Honestly I would be extremely happy if I could get a look at the kernel config that was used to build the kernel for the X86_64 liveCD because I suspect the answer is somewhere in there. 

Thanks very much for any help you can offer,

luke bowerman

----------

## dweigert

Is this a 2.4, or a 2.6 kernel?  (I don't have AMD64.. Yet) If it is 2.4, under /proc there may be a "file" called config.  that should be the running config.  If it is 2.6, there may be an analagous entry under /sys, or /proc/config may exist.

Dan

----------

## picard66

I've already posted about that:

https://forums.gentoo.org/viewtopic.php?t=100952&highlight=sata

Don't use SCSI/SATA Driver from Kernel-Config. For me it works using the normal ide-drivers.
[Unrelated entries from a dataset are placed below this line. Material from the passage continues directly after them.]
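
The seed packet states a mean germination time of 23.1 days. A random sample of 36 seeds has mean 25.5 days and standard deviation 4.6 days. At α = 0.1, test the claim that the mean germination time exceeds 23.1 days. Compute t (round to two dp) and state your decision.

H0: μ = 23.1; H1: μ > 23.1 (one-sample t-test, right-tailed).
t = (x̄ − μ₀)/(s/√n) = (25.5 − 23.1)/(4.6/√36) = 3.13
df = n − 1 = 35
p-value = P(T ≥ 3.13) ≈ 0.0018
Since p ≈ 0.0018 < α = 0.1, reject H0; the evidence is statistically significant.

t = 3.13; reject H0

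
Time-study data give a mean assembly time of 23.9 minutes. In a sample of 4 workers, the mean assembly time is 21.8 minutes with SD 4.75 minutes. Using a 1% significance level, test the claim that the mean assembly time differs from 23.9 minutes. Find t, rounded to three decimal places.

-0.884

H0: μ = 23.9; H1: μ ≠ 23.9 (one-sample t-test, two-sided).
t = (x̄ − μ₀)/(s/√n) = (21.8 − 23.9)/(4.75/√4) = -0.884
df = n − 1 = 3
Two-sided p-value ≈ 0.4417
Since p ≈ 0.4417 > α = 0.01, fail to reject H0; the evidence is not statistically significant.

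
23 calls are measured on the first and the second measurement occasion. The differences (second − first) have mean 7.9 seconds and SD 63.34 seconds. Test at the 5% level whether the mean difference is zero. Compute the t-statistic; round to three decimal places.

H0: μ_d = 0; H1: μ_d ≠ 0 (paired t-test on the differences, two-sided).
t = d̄/(s_d/√n) = 7.9/(63.34/√23) = 0.598
df = n − 1 = 22
Two-sided p-value ≈ 0.5558
Since p ≈ 0.5558 > α = 0.05, fail to reject H0; the data do not provide sufficient evidence against H0.

0.598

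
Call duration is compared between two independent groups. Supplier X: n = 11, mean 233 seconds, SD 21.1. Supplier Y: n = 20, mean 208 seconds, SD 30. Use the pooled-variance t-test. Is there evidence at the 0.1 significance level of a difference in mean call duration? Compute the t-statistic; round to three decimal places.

Let group 1 = supplier X, group 2 = supplier Y. H0: μ_1 = μ_2; H1: μ_1 ≠ μ_2 (two-sample pooled-variance t-test, two-sided).
s_p² = [(11−1)·21.1² + (20−1)·30²]/(11+20−2) = 743.176
t = (233 − 208)/√[743.176·(1/11 + 1/20)] = 2.443
df = n₁ + n₂ − 2 = 29
Two-sided p-value ≈ 0.021
Since p ≈ 0.021 < α = 0.1, reject H0; the data support H1.

2.443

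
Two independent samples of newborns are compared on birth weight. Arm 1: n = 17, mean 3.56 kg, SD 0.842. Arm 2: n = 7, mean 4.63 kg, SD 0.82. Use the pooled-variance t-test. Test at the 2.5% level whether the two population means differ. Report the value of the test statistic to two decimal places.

-2.85

Let group 1 = arm 1, group 2 = arm 2. H0: μ_1 = μ_2; H1: μ_1 ≠ μ_2 (two-sample pooled-variance t-test, two-sided).
s_p² = [(17−1)·0.842² + (7−1)·0.82²]/(17+7−2) = 0.698992
t = (3.56 − 4.63)/√[0.698992·(1/17 + 1/7)] = -2.85
df = n₁ + n₂ − 2 = 22
Two-sided p-value ≈ 0.009
Since p ≈ 0.009 < α = 0.025, reject H0; the data support H1.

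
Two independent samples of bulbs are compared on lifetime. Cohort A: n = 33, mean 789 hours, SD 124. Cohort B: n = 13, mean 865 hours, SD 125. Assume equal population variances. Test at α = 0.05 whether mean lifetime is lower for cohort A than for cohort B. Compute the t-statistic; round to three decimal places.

Let group 1 = cohort A, group 2 = cohort B. H0: μ_1 = μ_2; H1: μ_1 < μ_2 (two-sample pooled-variance t-test, left-tailed).
s_p² = [(33−1)·124² + (13−1)·125²]/(33+13−2) = 15443.9
t = (789 − 865)/√[15443.9·(1/33 + 1/13)] = -1.868
df = n₁ + n₂ − 2 = 44
p-value = P(T ≤ -1.868) ≈ 0.0342
Since p ≈ 0.0342 < α = 0.05, reject H0; the data support H1.

-1.868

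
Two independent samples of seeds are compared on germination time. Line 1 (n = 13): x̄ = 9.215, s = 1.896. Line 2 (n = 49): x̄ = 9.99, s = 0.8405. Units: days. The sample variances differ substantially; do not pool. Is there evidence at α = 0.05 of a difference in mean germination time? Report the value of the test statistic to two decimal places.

Let group 1 = line 1, group 2 = line 2. H0: μ_1 = μ_2; H1: μ_1 ≠ μ_2 (Welch's two-sample t-test, two-sided).
t = (x̄_1 − x̄_2)/√(s_1²/n_1 + s_2²/n_2) = (9.215 − 9.99)/√(1.896²/13 + 0.8405²/49) = -1.44
Welch–Satterthwaite df ≈ 13.27
Two-sided p-value ≈ 0.174
Since p ≈ 0.174 > α = 0.05, fail to reject H0; the data do not provide sufficient evidence against H0.

-1.44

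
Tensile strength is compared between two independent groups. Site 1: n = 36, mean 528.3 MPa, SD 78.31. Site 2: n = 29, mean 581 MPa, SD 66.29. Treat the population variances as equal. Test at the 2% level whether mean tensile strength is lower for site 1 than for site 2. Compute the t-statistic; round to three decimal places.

Let group 1 = site 1, group 2 = site 2. H0: μ_1 = μ_2; H1: μ_1 < μ_2 (two-sample pooled-variance t-test, left-tailed).
s_p² = [(36−1)·78.31² + (29−1)·66.29²]/(36+29−2) = 5359.97
t = (528.3 − 581)/√[5359.97·(1/36 + 1/29)] = -2.885
df = n₁ + n₂ − 2 = 63
p-value = P(T ≤ -2.885) ≈ 0.0027
Since p ≈ 0.0027 < α = 0.02, reject H0; the data support H1.

-2.885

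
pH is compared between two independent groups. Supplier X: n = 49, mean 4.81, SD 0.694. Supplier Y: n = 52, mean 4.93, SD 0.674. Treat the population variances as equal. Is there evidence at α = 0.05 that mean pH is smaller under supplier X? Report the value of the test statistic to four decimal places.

Let group 1 = supplier X, group 2 = supplier Y. H0: μ_1 = μ_2; H1: μ_1 < μ_2 (two-sample pooled-variance t-test, left-tailed).
s_p² = [(49−1)·0.694² + (52−1)·0.674²]/(49+52−2) = 0.467541
t = (4.81 − 4.93)/√[0.467541·(1/49 + 1/52)] = -0.8815
df = n₁ + n₂ − 2 = 99
p-value = P(T ≤ -0.8815) ≈ 0.190
Since p ≈ 0.190 > α = 0.05, fail to reject H0; the data do not provide sufficient evidence against H0.

-0.8815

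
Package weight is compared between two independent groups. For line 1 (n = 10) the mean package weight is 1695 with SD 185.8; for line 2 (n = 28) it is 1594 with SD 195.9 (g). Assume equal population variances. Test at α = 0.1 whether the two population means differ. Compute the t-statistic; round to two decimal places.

Let group 1 = line 1, group 2 = line 2. H0: μ_1 = μ_2; H1: μ_1 ≠ μ_2 (two-sample pooled-variance t-test, two-sided).
s_p² = [(10−1)·185.8² + (28−1)·195.9²]/(10+28−2) = 37413
t = (1695 − 1594)/√[37413·(1/10 + 1/28)] = 1.42
df = n₁ + n₂ − 2 = 36
Two-sided p-value ≈ 0.165
Since p ≈ 0.165 > α = 0.1, fail to reject H0; the evidence is not statistically significant.

1.42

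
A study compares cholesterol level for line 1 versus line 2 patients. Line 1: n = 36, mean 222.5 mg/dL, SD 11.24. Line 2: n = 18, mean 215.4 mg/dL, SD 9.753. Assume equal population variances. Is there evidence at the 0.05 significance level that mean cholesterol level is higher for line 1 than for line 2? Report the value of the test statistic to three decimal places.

2.282

Let group 1 = line 1, group 2 = line 2. H0: μ_1 = μ_2; H1: μ_1 > μ_2 (two-sample pooled-variance t-test, right-tailed).
s_p² = [(36−1)·11.24² + (18−1)·9.753²]/(36+18−2) = 116.132
t = (222.5 − 215.4)/√[116.132·(1/36 + 1/18)] = 2.282
df = n₁ + n₂ − 2 = 52
p-value = P(T ≥ 2.282) ≈ 0.013
Since p ≈ 0.013 < α = 0.05, reject H0; the data support H1.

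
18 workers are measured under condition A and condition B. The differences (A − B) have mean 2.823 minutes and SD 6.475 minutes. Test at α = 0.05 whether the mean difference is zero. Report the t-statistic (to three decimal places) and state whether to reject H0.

t = 1.850; fail to reject H0

H0: μ_d = 0; H1: μ_d ≠ 0 (paired t-test on the differences, two-sided).
t = d̄/(s_d/√n) = 2.823/(6.475/√18) = 1.850
df = n − 1 = 17
Two-sided p-value ≈ 0.082
Since p ≈ 0.082 > α = 0.05, fail to reject H0; the evidence is not statistically significant.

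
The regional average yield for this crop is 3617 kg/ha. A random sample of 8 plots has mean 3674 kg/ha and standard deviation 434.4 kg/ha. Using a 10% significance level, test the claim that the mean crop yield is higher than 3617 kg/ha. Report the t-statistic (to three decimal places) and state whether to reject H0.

t = 0.371; fail to reject H0

H0: μ = 3617; H1: μ > 3617 (one-sample t-test, right-tailed).
t = (x̄ − μ₀)/(s/√n) = (3674 − 3617)/(434.4/√8) = 0.371
df = n − 1 = 7
p-value = P(T ≥ 0.371) ≈ 0.3608
Since p ≈ 0.3608 > α = 0.1, fail to reject H0; the data do not provide sufficient evidence against H0.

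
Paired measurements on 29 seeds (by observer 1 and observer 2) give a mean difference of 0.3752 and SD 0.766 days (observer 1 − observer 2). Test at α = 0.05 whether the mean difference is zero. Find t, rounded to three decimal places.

H0: μ_d = 0; H1: μ_d ≠ 0 (paired t-test on the differences, two-sided).
t = d̄/(s_d/√n) = 0.3752/(0.766/√29) = 2.638
df = n − 1 = 28
Two-sided p-value ≈ 0.0135
Since p ≈ 0.0135 < α = 0.05, reject H0; the data support H1.

2.638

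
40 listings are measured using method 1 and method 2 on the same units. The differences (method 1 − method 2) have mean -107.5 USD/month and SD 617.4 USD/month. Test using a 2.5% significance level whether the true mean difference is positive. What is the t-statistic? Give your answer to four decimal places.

H0: μ_d = 0; H1: μ_d > 0 (paired t-test on the differences, right-tailed).
t = d̄/(s_d/√n) = -107.5/(617.4/√40) = -1.1012
df = n − 1 = 39
p-value = P(T ≥ -1.1012) ≈ 0.8612
Since p ≈ 0.8612 > α = 0.025, fail to reject H0; the evidence is not statistically significant.

-1.1012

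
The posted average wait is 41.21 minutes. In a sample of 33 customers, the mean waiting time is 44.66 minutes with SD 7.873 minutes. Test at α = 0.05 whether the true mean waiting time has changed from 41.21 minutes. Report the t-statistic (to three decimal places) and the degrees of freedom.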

Funny is, that livecd (x86_64) didnt work for me

p.s.: Sorry, forgot to mention, that I am using 2.6.0-test9Last edited by picard66 on Mon Nov 03, 2003 3:42 pm; edited 1 time in total

----------

## lbrtuk

Also try 2.6.0-test9: there was a huge merge of sata code between test8 and test9.

----------

## mb4guns

and keep us posted with your findings on your journey with sata...

[edit]typo[/edit]

----------

## Yarrick

a patch is needed. run either 2.6.0-test9-bk7 or gentoo-dev-sources to make it work.

----------